10 mil, 50 mil, 100 mil, 300 mil pessoas, o que é isso?. Um movimento sem comando das tradicionais lideranças. Surge um novo Brasil das lutas sociais


Foi assim que ficou marcado os movimentos realizados na principais capitais de todo país. Pessoas que se juntavam a outras pessoas para reivindicar uma melhor saúde, uma melhor educação e pela redução da tarifa de ônibus. Outros lutavam pelo Passe Livre. É impossível nesses grandes movimentos não ter abusos como aconteceram nos mais diversos deles. Pessoas que se infiltravam com o objetivo da fazer badernas e lutavam contra a polícia quebrando os patrimônios públicos e saqueando bancos e comércios. Uma pura rebeldia de pessoas que pretendiam manchar o movimento. Com toda essa baderna, muitos políticos ficaram com medo de surgir uma mobilização, talvez, de um impeachemant e o movimento partir para a derrubada de alguns políticos. A presidente Dilma cancelou todos os seus compromissos e ficou atenta a toda essa movimentação, principalmente quando a mobilização foi na quinta-feira, 20/06, em Brasília.
Na sexta-feira, ela fez um pronunciamento público parabenizando a movimentação pacífica e condenando os baderneiros e convocou os líderes para conversar bem como todos os prefeitos e governadores das principais cidades para encontrar uma maneira de melhor servir a população principalmente nas áreas reivindicadas pelos manifestantes.
Certos partidos políticos quiseram tomar a frente das manifestações, mas acabaram sendo repudiados pelos próprios manifestantes por ser uma manifestação sem comando político. Quem não lembra do falso anuncio sobre o Bolsa Família de que iria acabar e que todos deveriam retirar o dinheiro até o domingo? Esse anuncio foi multiplicado em questão de minutos em todo Brasil e o povo começou a lotar as caixas econômicas. Da mesma forma esses movimentos iniciaram. Seja por telefones, redes sociais. A velocidade das informações foram tão rápidas – que, penso eu, quem começou com essa idéia talvez nem pensasse que seria tão grande a movimentação.
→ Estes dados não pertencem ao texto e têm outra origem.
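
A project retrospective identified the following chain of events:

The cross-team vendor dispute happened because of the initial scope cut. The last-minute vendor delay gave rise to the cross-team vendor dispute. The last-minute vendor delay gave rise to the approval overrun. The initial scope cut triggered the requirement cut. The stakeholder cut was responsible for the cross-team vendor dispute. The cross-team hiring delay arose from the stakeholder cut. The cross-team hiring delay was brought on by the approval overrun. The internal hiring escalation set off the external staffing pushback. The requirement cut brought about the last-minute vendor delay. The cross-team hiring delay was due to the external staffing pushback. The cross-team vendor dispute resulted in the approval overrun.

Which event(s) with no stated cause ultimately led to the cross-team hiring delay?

the initial scope cut, the internal hiring escalation, the stakeholder cut

Tracing upstream from the cross-team hiring delay: the cross-team hiring delay ← the external staffing pushback ← the internal hiring escalation.
A separate upstream branch: the cross-team hiring delay ← the approval overrun ← the cross-team vendor dispute ← the initial scope cut.
A separate upstream branch: the cross-team hiring delay ← the stakeholder cut.
Each of those chain origins has no stated cause.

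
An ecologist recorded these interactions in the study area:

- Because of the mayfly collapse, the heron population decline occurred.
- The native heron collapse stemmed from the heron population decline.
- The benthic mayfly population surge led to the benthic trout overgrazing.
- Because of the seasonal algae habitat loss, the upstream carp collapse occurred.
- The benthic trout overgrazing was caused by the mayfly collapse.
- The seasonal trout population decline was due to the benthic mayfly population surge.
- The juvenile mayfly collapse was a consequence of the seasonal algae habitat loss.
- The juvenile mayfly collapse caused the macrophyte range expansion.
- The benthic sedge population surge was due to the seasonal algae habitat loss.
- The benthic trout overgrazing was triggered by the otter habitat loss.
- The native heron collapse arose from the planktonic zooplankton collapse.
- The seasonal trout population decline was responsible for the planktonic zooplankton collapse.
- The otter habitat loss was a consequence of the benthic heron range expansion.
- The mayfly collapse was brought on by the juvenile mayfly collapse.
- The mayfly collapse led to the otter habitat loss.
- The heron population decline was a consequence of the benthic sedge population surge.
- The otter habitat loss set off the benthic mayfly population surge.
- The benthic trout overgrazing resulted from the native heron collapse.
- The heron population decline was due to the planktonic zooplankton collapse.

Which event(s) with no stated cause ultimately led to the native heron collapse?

the benthic heron range expansion, the seasonal algae habitat loss

Tracing upstream from the native heron collapse: the native heron collapse ← the heron population decline ← the benthic sedge population surge ← the seasonal algae habitat loss.
A separate upstream branch: the native heron collapse ← the planktonic zooplankton collapse ← the seasonal trout population decline ← the benthic mayfly population surge ← the otter habitat loss ← the benthic heron range expansion.
Each of those chain origins has no stated cause.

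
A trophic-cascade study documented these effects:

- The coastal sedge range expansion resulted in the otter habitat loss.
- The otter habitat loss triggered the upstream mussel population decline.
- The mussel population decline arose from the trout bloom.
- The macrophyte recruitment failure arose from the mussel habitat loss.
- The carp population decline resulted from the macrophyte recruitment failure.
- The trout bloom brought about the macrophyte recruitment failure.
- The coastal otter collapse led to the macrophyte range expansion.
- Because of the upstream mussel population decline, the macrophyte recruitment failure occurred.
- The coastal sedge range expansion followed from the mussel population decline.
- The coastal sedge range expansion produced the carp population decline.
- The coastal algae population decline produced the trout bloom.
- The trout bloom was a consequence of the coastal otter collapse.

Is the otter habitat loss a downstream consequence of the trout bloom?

There is a causal chain: the trout bloom → the mussel population decline → the coastal sedge range expansion → the otter habitat loss.

Yes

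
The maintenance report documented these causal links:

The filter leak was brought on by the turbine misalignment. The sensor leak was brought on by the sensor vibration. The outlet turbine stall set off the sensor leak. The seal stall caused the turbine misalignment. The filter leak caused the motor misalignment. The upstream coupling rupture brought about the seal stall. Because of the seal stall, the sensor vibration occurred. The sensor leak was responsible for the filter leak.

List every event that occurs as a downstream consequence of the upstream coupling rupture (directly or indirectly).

Direct effects: the seal stall.
2 steps out: the turbine misalignment, the sensor vibration.
3 steps out: the sensor leak, the filter leak.
4 steps out: the motor misalignment.
Not reachable from it: the outlet turbine stall.

the filter leak, the motor misalignment, the seal stall, the sensor leak, the sensor vibration, the turbine misalignment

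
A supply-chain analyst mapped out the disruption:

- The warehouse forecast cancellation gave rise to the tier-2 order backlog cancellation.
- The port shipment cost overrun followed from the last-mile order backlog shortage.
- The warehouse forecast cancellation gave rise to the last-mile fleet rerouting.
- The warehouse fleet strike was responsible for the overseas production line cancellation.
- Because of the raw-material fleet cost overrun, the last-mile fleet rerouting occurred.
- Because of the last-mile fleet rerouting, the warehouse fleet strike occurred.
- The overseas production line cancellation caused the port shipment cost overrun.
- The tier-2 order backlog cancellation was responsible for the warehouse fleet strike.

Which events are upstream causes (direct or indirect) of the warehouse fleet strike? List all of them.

Immediate causes of the warehouse fleet strike: the tier-2 order backlog cancellation, the last-mile fleet rerouting.
Further upstream: the warehouse forecast cancellation, the raw-material fleet cost overrun.

the last-mile fleet rerouting, the raw-material fleet cost overrun, the tier-2 order backlog cancellation, the warehouse forecast cancellation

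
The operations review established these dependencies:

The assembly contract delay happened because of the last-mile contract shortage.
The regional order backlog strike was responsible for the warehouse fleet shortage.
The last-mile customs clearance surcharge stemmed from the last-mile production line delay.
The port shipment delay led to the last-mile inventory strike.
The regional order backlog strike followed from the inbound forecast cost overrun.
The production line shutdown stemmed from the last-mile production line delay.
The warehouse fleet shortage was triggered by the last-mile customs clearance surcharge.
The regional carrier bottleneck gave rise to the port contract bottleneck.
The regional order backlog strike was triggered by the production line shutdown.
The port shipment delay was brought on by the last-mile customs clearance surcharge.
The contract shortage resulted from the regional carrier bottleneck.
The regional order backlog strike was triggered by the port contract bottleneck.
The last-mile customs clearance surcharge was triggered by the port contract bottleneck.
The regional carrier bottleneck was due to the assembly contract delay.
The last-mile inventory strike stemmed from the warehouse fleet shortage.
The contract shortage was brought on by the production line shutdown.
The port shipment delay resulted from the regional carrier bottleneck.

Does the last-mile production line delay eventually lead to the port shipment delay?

There is a causal chain: the last-mile production line delay → the last-mile customs clearance surcharge → the port shipment delay.

Yes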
Como deu certo o falso alarme de colocar nas caixas econômicas de todo Brasil milhares de pessoas de última hora, também deu certo a idéia de colocar nas ruas milhares de pessoas para reivindicar direitos. O bom dessa última manifestação é que deu certo em vários Estados do País, que reduziram as tarifas dos ônibus para os valores de antes e o povo – que reivindicou, foi quem saiu ganhando com isso.
Em Aracaju a manifestação também causou danos aos patrimônios, mas nada que pudesse ser chamado de anormal, foi uma manifestação pacífica e bem organizada.
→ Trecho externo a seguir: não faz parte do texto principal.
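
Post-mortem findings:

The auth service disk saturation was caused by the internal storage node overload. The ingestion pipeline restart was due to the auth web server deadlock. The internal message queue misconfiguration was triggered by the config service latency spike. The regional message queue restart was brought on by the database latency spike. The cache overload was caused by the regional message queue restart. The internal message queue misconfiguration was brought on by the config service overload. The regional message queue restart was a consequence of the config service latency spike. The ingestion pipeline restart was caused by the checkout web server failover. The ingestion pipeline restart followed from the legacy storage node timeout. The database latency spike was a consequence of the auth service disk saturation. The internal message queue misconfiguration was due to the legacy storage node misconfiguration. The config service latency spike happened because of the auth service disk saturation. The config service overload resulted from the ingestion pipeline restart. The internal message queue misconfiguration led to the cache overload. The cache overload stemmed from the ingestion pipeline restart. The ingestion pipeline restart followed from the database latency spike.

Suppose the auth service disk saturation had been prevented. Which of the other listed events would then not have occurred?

the config service latency spike, the database latency spike, the regional message queue restart

Downstream of the auth service disk saturation: the database latency spike, the ingestion pipeline restart, the config service latency spike, the config service overload, the regional message queue restart, the internal message queue misconfiguration, the cache overload.
Of those, still caused via another path: the ingestion pipeline restart, the config service overload, the internal message queue misconfiguration, the cache overload.
The remainder have no surviving cause.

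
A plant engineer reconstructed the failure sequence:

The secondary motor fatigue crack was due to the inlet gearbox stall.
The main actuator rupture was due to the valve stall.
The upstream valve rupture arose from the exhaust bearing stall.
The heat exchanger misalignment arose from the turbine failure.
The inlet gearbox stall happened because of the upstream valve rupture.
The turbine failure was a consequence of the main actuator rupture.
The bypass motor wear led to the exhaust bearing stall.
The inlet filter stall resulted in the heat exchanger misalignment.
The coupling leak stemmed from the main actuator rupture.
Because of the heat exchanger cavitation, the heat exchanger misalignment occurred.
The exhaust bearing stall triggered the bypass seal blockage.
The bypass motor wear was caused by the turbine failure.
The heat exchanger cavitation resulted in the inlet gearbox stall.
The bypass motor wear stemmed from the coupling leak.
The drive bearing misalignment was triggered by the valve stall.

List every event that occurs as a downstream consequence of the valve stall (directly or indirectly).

Direct effects: the main actuator rupture, the drive bearing misalignment.
2 steps out: the coupling leak, the turbine failure.
3 steps out: the bypass motor wear, the heat exchanger misalignment.
4 steps out: the exhaust bearing stall.
5 steps out: the bypass seal blockage, the upstream valve rupture.
6 steps out: the inlet gearbox stall.
7 steps out: the secondary motor fatigue crack.
Not reachable from it: the inlet filter stall, the heat exchanger cavitation.

the bypass motor wear, the bypass seal blockage, the coupling leak, the drive bearing misalignment, the exhaust bearing stall, the heat exchanger misalignment, the inlet gearbox stall, the main actuator rupture, the secondary motor fatigue crack, the turbine failure, the upstream valve rupture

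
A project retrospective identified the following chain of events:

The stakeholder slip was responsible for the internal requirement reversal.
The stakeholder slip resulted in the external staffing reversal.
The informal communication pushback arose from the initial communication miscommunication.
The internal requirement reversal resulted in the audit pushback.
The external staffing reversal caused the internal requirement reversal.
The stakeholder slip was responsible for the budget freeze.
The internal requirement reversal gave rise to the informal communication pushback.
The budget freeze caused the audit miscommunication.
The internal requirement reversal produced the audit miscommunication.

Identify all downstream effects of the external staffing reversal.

the audit miscommunication, the audit pushback, the informal communication pushback, the internal requirement reversal

Direct effects: the internal requirement reversal.
2 steps out: the audit pushback, the informal communication pushback, the audit miscommunication.
Not reachable from it: the initial communication miscommunication, the stakeholder slip, the budget freeze.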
O fato é que, como tudo cansa, o movimento que iniciou numa segunda-feira, foi até a sexta-feira e já no finalzinho percebemos que em alguns Estados essa manifestação caiu em termo de números. Já não era tão grande. Mas mesmo assim, o recado foi dado e o pais passou por um momento de tensão para os políticos e de ansiedade para o povão por acreditar no poder das manifestações.
Tiveram movimentos com 10 mil pessoas, com 50 mil pessoas, 100 mil e 300 mil pessoas. Todo esse povo sem comando das tradicionais lideranças como por exemplo, Une, Sindicatos e entidades de manifestações públicas.